Hector Delgado
While attending Temple University, Hector Delgado shelved his bat and cleats and picked up a picket sign.

“Sports tend to inoculate you from the rest of the world,” says Delgado, who was attending Temple on a baseball scholarship. Although quitting was hard because sports had been an important part of his life, Delgado said was more aware of the world around him as a result.

Delgado soon got involved in the progressive paper on campus, writing columns of counter culture and the Spanish-American War. 

Having become much more politicized, Delgado applied for conscientious objector status in the Vietnam War. His application was accepted. “It was a feeling many of us had,” he says. “We didn’t want to be a part of that machine.”

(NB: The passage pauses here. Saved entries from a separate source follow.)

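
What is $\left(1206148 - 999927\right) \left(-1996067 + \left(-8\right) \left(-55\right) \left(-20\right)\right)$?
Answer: $-413445677607$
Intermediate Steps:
$\left(1206148 - 999927\right) \left(-1996067 + \left(-8\right) \left(-55\right) \left(-20\right)\right) = 206221 \left(-1996067 + 440 \left(-20\right)\right) = 206221 \left(-1996067 - 8800\right) = 206221 \left(-2004867\right) = -413445677607$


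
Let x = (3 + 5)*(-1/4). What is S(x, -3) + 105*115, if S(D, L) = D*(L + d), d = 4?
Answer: 12073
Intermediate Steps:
x = -2 (x = 8*(-1*1/4) = 8*(-1/4) = -2)
S(D, L) = D*(4 + L) (S(D, L) = D*(L + 4) = D*(4 + L))
S(x, -3) + 105*115 = -2*(4 - 3) + 105*115 = -2*1 + 12075 = -2 + 12075 = 12073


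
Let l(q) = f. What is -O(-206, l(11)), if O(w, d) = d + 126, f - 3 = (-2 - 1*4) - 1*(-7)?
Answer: -130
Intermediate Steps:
f = 4 (f = 3 + ((-2 - 1*4) - 1*(-7)) = 3 + ((-2 - 4) + 7) = 3 + (-6 + 7) = 3 + 1 = 4)
l(q) = 4
O(w, d) = 126 + d
-O(-206, l(11)) = -(126 + 4) = -1*130 = -130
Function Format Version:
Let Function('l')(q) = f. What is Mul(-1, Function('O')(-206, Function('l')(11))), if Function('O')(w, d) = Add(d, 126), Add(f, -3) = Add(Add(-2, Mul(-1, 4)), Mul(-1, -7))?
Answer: -130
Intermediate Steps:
f = 4 (f = Add(3, Add(Add(-2, Mul(-1, 4)), Mul(-1, -7))) = Add(3, Add(Add(-2, -4), 7)) = Add(3, Add(-6, 7)) = Add(3, 1) = 4)
Function('l')(q) = 4
Function('O')(w, d) = Add(126, d)
Mul(-1, Function('O')(-206, Function('l')(11))) = Mul(-1, Add(126, 4)) = Mul(-1, 130) = -130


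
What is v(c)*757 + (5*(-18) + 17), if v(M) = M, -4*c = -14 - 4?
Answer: 6667/2 ≈ 3333.5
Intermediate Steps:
c = 9/2 (c = -(-14 - 4)/4 = -¼*(-18) = 9/2 ≈ 4.5000)
v(c)*757 + (5*(-18) + 17) = (9/2)*757 + (5*(-18) + 17) = 6813/2 + (-90 + 17) = 6813/2 - 73 = 6667/2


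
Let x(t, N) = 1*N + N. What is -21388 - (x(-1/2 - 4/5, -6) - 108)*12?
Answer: -19948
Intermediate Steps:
x(t, N) = 2*N (x(t, N) = N + N = 2*N)
-21388 - (x(-1/2 - 4/5, -6) - 108)*12 = -21388 - (2*(-6) - 108)*12 = -21388 - (-12 - 108)*12 = -21388 - (-120)*12 = -21388 - 1*(-1440) = -21388 + 1440 = -19948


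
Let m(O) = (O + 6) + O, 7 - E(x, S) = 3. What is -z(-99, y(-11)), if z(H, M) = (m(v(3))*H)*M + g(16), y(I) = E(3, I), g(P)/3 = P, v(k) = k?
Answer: 4704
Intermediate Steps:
E(x, S) = 4 (E(x, S) = 7 - 1*3 = 7 - 3 = 4)
m(O) = 6 + 2*O (m(O) = (6 + O) + O = 6 + 2*O)
g(P) = 3*P
y(I) = 4
z(H, M) = 48 + 12*H*M (z(H, M) = ((6 + 2*3)*H)*M + 3*16 = ((6 + 6)*H)*M + 48 = (12*H)*M + 48 = 12*H*M + 48 = 48 + 12*H*M)
-z(-99, y(-11)) = -(48 + 12*(-99)*4) = -(48 - 4752) = -1*(-4704) = 4704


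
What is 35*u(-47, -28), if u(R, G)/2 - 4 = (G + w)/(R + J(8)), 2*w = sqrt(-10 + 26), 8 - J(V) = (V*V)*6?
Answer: 120260/423 ≈ 284.30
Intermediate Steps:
J(V) = 8 - 6*V**2 (J(V) = 8 - V*V*6 = 8 - V**2*6 = 8 - 6*V**2)
w = 2 (w = sqrt(-10 + 26)/2 = sqrt(16)/2 = (1/2)*4 = 2)
u(R, G) = 8 + 2*(2 + G)/(-376 + R) (u(R, G) = 8 + 2*((G + 2)/(R + (8 - 6*8**2))) = 8 + 2*((2 + G)/(R + (8 - 6*64))) = 8 + 2*((2 + G)/(R + (8 - 384))) = 8 + 2*((2 + G)/(R - 376)) = 8 + 2*((2 + G)/(-376 + R)) = 8 + 2*(2 + G)/(-376 + R))
35*u(-47, -28) = 35*(2*(-1502 - 28 + 4*(-47))/(-376 - 47)) = 35*(2*(-1502 - 28 - 188)/(-423)) = 35*(2*(-1/423)*(-1718)) = 35*(3436/423) = 120260/423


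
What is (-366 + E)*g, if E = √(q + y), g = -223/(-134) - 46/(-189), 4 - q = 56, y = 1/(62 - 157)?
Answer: -2946971/4221 + 48311*I*√5795/267330 ≈ -698.17 + 13.757*I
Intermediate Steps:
y = -1/95 (y = 1/(-95) = -1/95 ≈ -0.010526)
q = -52 (q = 4 - 1*56 = 4 - 56 = -52)
g = 48311/25326 (g = -223*(-1/134) - 46*(-1/189) = 223/134 + 46/189 = 48311/25326 ≈ 1.9076)
E = 9*I*√5795/95 (E = √(-52 - 1/95) = √(-4941/95) = 9*I*√5795/95 ≈ 7.2118*I)
(-366 + E)*g = (-366 + 9*I*√5795/95)*(48311/25326) = -2946971/4221 + 48311*I*√5795/267330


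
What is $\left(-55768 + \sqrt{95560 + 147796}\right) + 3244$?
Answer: $-52524 + 2 \sqrt{60839} \approx -52031.0$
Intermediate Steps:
$\left(-55768 + \sqrt{95560 + 147796}\right) + 3244 = \left(-55768 + \sqrt{243356}\right) + 3244 = \left(-55768 + 2 \sqrt{60839}\right) + 3244 = -52524 + 2 \sqrt{60839}$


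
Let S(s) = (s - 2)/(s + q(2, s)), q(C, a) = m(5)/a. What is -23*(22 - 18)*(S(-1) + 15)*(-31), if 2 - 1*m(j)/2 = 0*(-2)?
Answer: 222456/5 ≈ 44491.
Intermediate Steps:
m(j) = 4 (m(j) = 4 - 0*(-2) = 4 - 2*0 = 4 + 0 = 4)
q(C, a) = 4/a
S(s) = (-2 + s)/(s + 4/s) (S(s) = (s - 2)/(s + 4/s) = (-2 + s)/(s + 4/s))
-23*(22 - 18)*(S(-1) + 15)*(-31) = -23*(22 - 18)*(-(-2 - 1)/(4 + (-1)²) + 15)*(-31) = -92*(-1*(-3)/(4 + 1) + 15)*(-31) = -92*(-1*(-3)/5 + 15)*(-31) = -92*(-1*⅕*(-3) + 15)*(-31) = -92*(⅗ + 15)*(-31) = -92*78/5*(-31) = -23*312/5*(-31) = -7176/5*(-31) = 222456/5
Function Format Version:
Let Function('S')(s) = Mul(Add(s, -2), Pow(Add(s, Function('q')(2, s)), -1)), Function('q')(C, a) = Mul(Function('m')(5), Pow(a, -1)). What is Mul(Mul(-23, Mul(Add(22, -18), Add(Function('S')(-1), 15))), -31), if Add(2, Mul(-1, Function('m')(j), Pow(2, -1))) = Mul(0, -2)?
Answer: Rational(222456, 5) ≈ 44491.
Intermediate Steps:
Function('m')(j) = 4 (Function('m')(j) = Add(4, Mul(-2, Mul(0, -2))) = Add(4, Mul(-2, 0)) = Add(4, 0) = 4)
Function('q')(C, a) = Mul(4, Pow(a, -1))
Function('S')(s) = Mul(Pow(Add(s, Mul(4, Pow(s, -1))), -1), Add(-2, s)) (Function('S')(s) = Mul(Add(s, -2), Pow(Add(s, Mul(4, Pow(s, -1))), -1)) = Mul(Add(-2, s), Pow(Add(s, Mul(4, Pow(s, -1))), -1)) = Mul(Pow(Add(s, Mul(4, Pow(s, -1))), -1), Add(-2, s)))
Mul(Mul(-23, Mul(Add(22, -18), Add(Function('S')(-1), 15))), -31) = Mul(Mul(-23, Mul(Add(22, -18), Add(Mul(-1, Pow(Add(4, Pow(-1, 2)), -1), Add(-2, -1)), 15))), -31) = Mul(Mul(-23, Mul(4, Add(Mul(-1, Pow(Add(4, 1), -1), -3), 15))), -31) = Mul(Mul(-23, Mul(4, Add(Mul(-1, Pow(5, -1), -3), 15))), -31) = Mul(Mul(-23, Mul(4, Add(Mul(-1, Rational(1, 5), -3), 15))), -31) = Mul(Mul(-23, Mul(4, Add(Rational(3, 5), 15))), -31) = Mul(Mul(-23, Mul(4, Rational(78, 5))), -31) = Mul(Mul(-23, Rational(312, 5)), -31) = Mul(Rational(-7176, 5), -31) = Rational(222456, 5)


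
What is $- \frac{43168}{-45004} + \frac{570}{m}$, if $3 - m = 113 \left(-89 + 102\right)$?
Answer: $\frac{4704001}{8246983} \approx 0.57039$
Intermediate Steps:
$m = -1466$ ($m = 3 - 113 \left(-89 + 102\right) = 3 - 113 \cdot 13 = 3 - 1469 = -1466$)
$- \frac{43168}{-45004} + \frac{570}{m} = - \frac{43168}{-45004} + \frac{570}{-1466} = \left(-43168\right) \left(- \frac{1}{45004}\right) + 570 \left(- \frac{1}{1466}\right) = \frac{10792}{11251} - \frac{285}{733} = \frac{4704001}{8246983}$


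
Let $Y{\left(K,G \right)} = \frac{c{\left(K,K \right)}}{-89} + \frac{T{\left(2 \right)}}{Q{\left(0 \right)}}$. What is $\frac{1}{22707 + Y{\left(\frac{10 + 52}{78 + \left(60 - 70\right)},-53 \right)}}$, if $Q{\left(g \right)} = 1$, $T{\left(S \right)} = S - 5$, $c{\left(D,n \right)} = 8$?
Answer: $\frac{89}{2020648} \approx 4.4045 \cdot 10^{-5}$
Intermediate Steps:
$T{\left(S \right)} = -5 + S$ ($T{\left(S \right)} = S - 5 = -5 + S$)
$Y{\left(K,G \right)} = - \frac{275}{89}$ ($Y{\left(K,G \right)} = \frac{8}{-89} + \frac{-5 + 2}{1} = 8 \left(- \frac{1}{89}\right) - 3 = - \frac{8}{89} - 3 = - \frac{275}{89}$)
$\frac{1}{22707 + Y{\left(\frac{10 + 52}{78 + \left(60 - 70\right)},-53 \right)}} = \frac{1}{22707 - \frac{275}{89}} = \frac{1}{\frac{2020648}{89}} = \frac{89}{2020648}$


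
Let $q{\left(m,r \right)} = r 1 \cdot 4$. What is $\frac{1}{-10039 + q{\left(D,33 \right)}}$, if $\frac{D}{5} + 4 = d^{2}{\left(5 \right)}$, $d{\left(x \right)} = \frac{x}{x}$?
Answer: $- \frac{1}{9907} \approx -0.00010094$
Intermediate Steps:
$d{\left(x \right)} = 1$
$D = -15$ ($D = -20 + 5 \cdot 1^{2} = -20 + 5 \cdot 1 = -20 + 5 = -15$)
$q{\left(m,r \right)} = 4 r$ ($q{\left(m,r \right)} = r 4 = 4 r$)
$\frac{1}{-10039 + q{\left(D,33 \right)}} = \frac{1}{-10039 + 4 \cdot 33} = \frac{1}{-10039 + 132} = \frac{1}{-9907} = - \frac{1}{9907}$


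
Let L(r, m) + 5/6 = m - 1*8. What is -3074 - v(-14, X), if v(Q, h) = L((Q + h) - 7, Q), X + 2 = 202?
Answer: -18307/6 ≈ -3051.2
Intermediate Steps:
X = 200 (X = -2 + 202 = 200)
L(r, m) = -53/6 + m (L(r, m) = -⅚ + (m - 1*8) = -⅚ + (m - 8) = -⅚ + (-8 + m) = -53/6 + m)
v(Q, h) = -53/6 + Q
-3074 - v(-14, X) = -3074 - (-53/6 - 14) = -3074 - 1*(-137/6) = -3074 + 137/6 = -18307/6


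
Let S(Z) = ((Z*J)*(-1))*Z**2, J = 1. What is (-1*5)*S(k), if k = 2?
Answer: 40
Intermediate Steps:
S(Z) = -Z**3 (S(Z) = ((Z*1)*(-1))*Z**2 = (Z*(-1))*Z**2 = (-Z)*Z**2 = -Z**3)
(-1*5)*S(k) = (-1*5)*(-1*2**3) = -(-5)*8 = -5*(-8) = 40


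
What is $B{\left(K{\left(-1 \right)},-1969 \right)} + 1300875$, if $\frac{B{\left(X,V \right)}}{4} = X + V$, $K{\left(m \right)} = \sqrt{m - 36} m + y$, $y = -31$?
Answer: $1292875 - 4 i \sqrt{37} \approx 1.2929 \cdot 10^{6} - 24.331 i$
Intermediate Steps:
$K{\left(m \right)} = -31 + m \sqrt{-36 + m}$ ($K{\left(m \right)} = \sqrt{m - 36} m - 31 = \sqrt{-36 + m} m - 31 = m \sqrt{-36 + m} - 31 = -31 + m \sqrt{-36 + m}$)
$B{\left(X,V \right)} = 4 V + 4 X$ ($B{\left(X,V \right)} = 4 \left(X + V\right) = 4 \left(V + X\right) = 4 V + 4 X$)
$B{\left(K{\left(-1 \right)},-1969 \right)} + 1300875 = \left(4 \left(-1969\right) + 4 \left(-31 - \sqrt{-36 - 1}\right)\right) + 1300875 = \left(-7876 + 4 \left(-31 - \sqrt{-37}\right)\right) + 1300875 = \left(-7876 + 4 \left(-31 - i \sqrt{37}\right)\right) + 1300875 = \left(-7876 - \left(124 + 4 i \sqrt{37}\right)\right) + 1300875 = \left(-8000 - 4 i \sqrt{37}\right) + 1300875 = 1292875 - 4 i \sqrt{37}$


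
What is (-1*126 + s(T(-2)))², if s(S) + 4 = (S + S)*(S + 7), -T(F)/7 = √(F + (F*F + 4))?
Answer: 267388 - 89768*√6 ≈ 47502.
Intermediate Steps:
T(F) = -7*√(4 + F + F²) (T(F) = -7*√(F + (F*F + 4)) = -7*√(F + (F² + 4)) = -7*√(F + (4 + F²)) = -7*√(4 + F + F²))
s(S) = -4 + 2*S*(7 + S) (s(S) = -4 + (S + S)*(S + 7) = -4 + (2*S)*(7 + S) = -4 + 2*S*(7 + S))
(-1*126 + s(T(-2)))² = (-1*126 + (-4 + 2*(-7*√(4 - 2 + (-2)²))² + 14*(-7*√(4 - 2 + (-2)²))))² = (-126 + (-4 + 2*(-7*√(4 - 2 + 4))² + 14*(-7*√(4 - 2 + 4))))² = (-126 + (-4 + 2*(-7*√6)² + 14*(-7*√6)))² = (-126 + (-4 + 2*294 - 98*√6))² = (-126 + (-4 + 588 - 98*√6))² = (-126 + (584 - 98*√6))² = (458 - 98*√6)²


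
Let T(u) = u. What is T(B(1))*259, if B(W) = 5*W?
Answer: 1295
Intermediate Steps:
T(B(1))*259 = (5*1)*259 = 5*259 = 1295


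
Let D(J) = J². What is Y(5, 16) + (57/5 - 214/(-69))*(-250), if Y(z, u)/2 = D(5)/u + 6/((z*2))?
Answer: -9994063/2760 ≈ -3621.0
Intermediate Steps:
Y(z, u) = 6/z + 50/u (Y(z, u) = 2*(5²/u + 6/((z*2))) = 2*(25/u + 6/((2*z))) = 2*(25/u + 6*(1/(2*z))) = 2*(25/u + 3/z) = 2*(3/z + 25/u) = 6/z + 50/u)
Y(5, 16) + (57/5 - 214/(-69))*(-250) = (6/5 + 50/16) + (57/5 - 214/(-69))*(-250) = (6*(⅕) + 50*(1/16)) + (57*(⅕) - 214*(-1/69))*(-250) = (6/5 + 25/8) + (57/5 + 214/69)*(-250) = 173/40 + (5003/345)*(-250) = 173/40 - 250150/69 = -9994063/2760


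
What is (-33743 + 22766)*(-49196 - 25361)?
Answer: 818412189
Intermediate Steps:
(-33743 + 22766)*(-49196 - 25361) = -10977*(-74557) = 818412189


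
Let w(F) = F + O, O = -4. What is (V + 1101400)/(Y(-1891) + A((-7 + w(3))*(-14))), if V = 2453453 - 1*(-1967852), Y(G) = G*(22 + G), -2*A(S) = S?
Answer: 5522705/3534223 ≈ 1.5626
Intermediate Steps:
w(F) = -4 + F (w(F) = F - 4 = -4 + F)
A(S) = -S/2
V = 4421305 (V = 2453453 + 1967852 = 4421305)
(V + 1101400)/(Y(-1891) + A((-7 + w(3))*(-14))) = (4421305 + 1101400)/(-1891*(22 - 1891) - (-7 + (-4 + 3))*(-14)/2) = 5522705/(-1891*(-1869) - (-7 - 1)*(-14)/2) = 5522705/(3534279 - (-4)*(-14)) = 5522705/(3534279 - 1/2*112) = 5522705/(3534279 - 56) = 5522705/3534223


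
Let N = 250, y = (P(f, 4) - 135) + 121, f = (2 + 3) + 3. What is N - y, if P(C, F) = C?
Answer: 256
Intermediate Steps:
f = 8 (f = 5 + 3 = 8)
y = -6 (y = (8 - 135) + 121 = -127 + 121 = -6)
N - y = 250 - 1*(-6) = 250 + 6 = 256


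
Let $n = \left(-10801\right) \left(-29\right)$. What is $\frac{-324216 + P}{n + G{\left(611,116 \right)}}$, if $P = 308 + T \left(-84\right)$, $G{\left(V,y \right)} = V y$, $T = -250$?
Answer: $- \frac{302908}{384105} \approx -0.78861$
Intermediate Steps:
$P = 21308$ ($P = 308 - -21000 = 308 + 21000 = 21308$)
$n = 313229$
$\frac{-324216 + P}{n + G{\left(611,116 \right)}} = \frac{-324216 + 21308}{313229 + 611 \cdot 116} = - \frac{302908}{313229 + 70876} = - \frac{302908}{384105}$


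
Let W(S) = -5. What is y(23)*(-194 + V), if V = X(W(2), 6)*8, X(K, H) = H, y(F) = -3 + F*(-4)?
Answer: 13870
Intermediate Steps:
y(F) = -3 - 4*F
V = 48 (V = 6*8 = 48)
y(23)*(-194 + V) = (-3 - 4*23)*(-194 + 48) = (-3 - 92)*(-146) = -95*(-146) = 13870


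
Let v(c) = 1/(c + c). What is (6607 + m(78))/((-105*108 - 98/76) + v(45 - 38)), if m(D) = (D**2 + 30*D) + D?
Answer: -2009497/1508382 ≈ -1.3322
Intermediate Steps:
v(c) = 1/(2*c)
m(D) = D**2 + 31*D
(6607 + m(78))/((-105*108 - 98/76) + v(45 - 38)) = (6607 + 78*(31 + 78))/((-105*108 - 98/76) + 1/(2*(45 - 38))) = (6607 + 78*109)/((-11340 - 98*1/76) + (1/2)/7) = (6607 + 8502)/((-11340 - 49/38) + (1/2)*(1/7)) = 15109/(-430969/38 + 1/14) = 15109/(-1508382/133) = 15109*(-133/1508382) = -2009497/1508382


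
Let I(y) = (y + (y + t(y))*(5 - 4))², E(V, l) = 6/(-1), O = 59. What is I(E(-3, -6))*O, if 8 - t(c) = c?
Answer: 236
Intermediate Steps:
t(c) = 8 - c
E(V, l) = -6 (E(V, l) = 6*(-1) = -6)
I(y) = (8 + y)² (I(y) = (y + (y + (8 - y))*(5 - 4))² = (y + 8*1)² = (y + 8)² = (8 + y)²)
I(E(-3, -6))*O = (8 - 6)²*59 = 2²*59 = 4*59 = 236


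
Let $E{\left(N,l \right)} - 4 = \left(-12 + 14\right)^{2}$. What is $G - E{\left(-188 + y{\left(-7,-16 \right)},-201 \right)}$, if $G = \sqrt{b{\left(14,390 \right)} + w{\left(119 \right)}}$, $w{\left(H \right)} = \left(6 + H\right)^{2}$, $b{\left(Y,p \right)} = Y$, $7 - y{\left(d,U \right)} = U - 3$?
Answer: $-8 + \sqrt{15639} \approx 117.06$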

His political activism, Delgado says, is a result of going to school in the 1960s. “It was contagious to some degree,” he says.

He has been politically active since in many community organizations, primarily having to do with education, the status of Puerto Rico as well as issues of racism. As a graduate student at the University of Michigan in 1984, he helped form, the Free South Africa Coordinating Committee to help fight apartheid.

“We all should be concerned not just about ourselves, but the larger community, the world,” Delgado says. “We have a responsibility to take it one step further and think about the consequences of what we say and do.”

Delgado completed all of the requirements for a doctorate in education at Rutgers University, except for his dissertation, for lack of mentoring and because of his participation in a myriad of community and political organizations. However, over a decade later he completed his masters and Ph.D. in sociology at Michigan.

Issues of social inequality, race and ethnicity and institutional inequality are among those that interest Delgado in the field. He says he has always liked to argue and discuss issues.

Delgado likes getting his students to ask important questions. He believes the more a person reads and thinks the more informed that person can be and will make better decisions. The greater good is the interest.

“Socially, you can make a difference by getting in the classroom and making students think critically about the world around them,” Delgado says. “To me, that’s the most important thing the faculty can do.”

Delgado is the author of New Immigrants, Old Unions: Organizing Undocumented Workers in Los Angeles, a cutting-edge book that helped spur other works on immigrant workers.  He has written numerous articles and presented papers at conferences on the subject and is the co-author of an article on race relations training in organizations.

As an active member of the American Sociological Association Latino/a section, he often writes review articles for journals or papers for presentations. At one point he served as chair for the Latino/a section of the Association.

Not as politically active as he once was, Delgado spends most of his time teaching, writing, serving on committees, and talking and having fun with his two sons. “My most treasured time is the time I spend with my family.”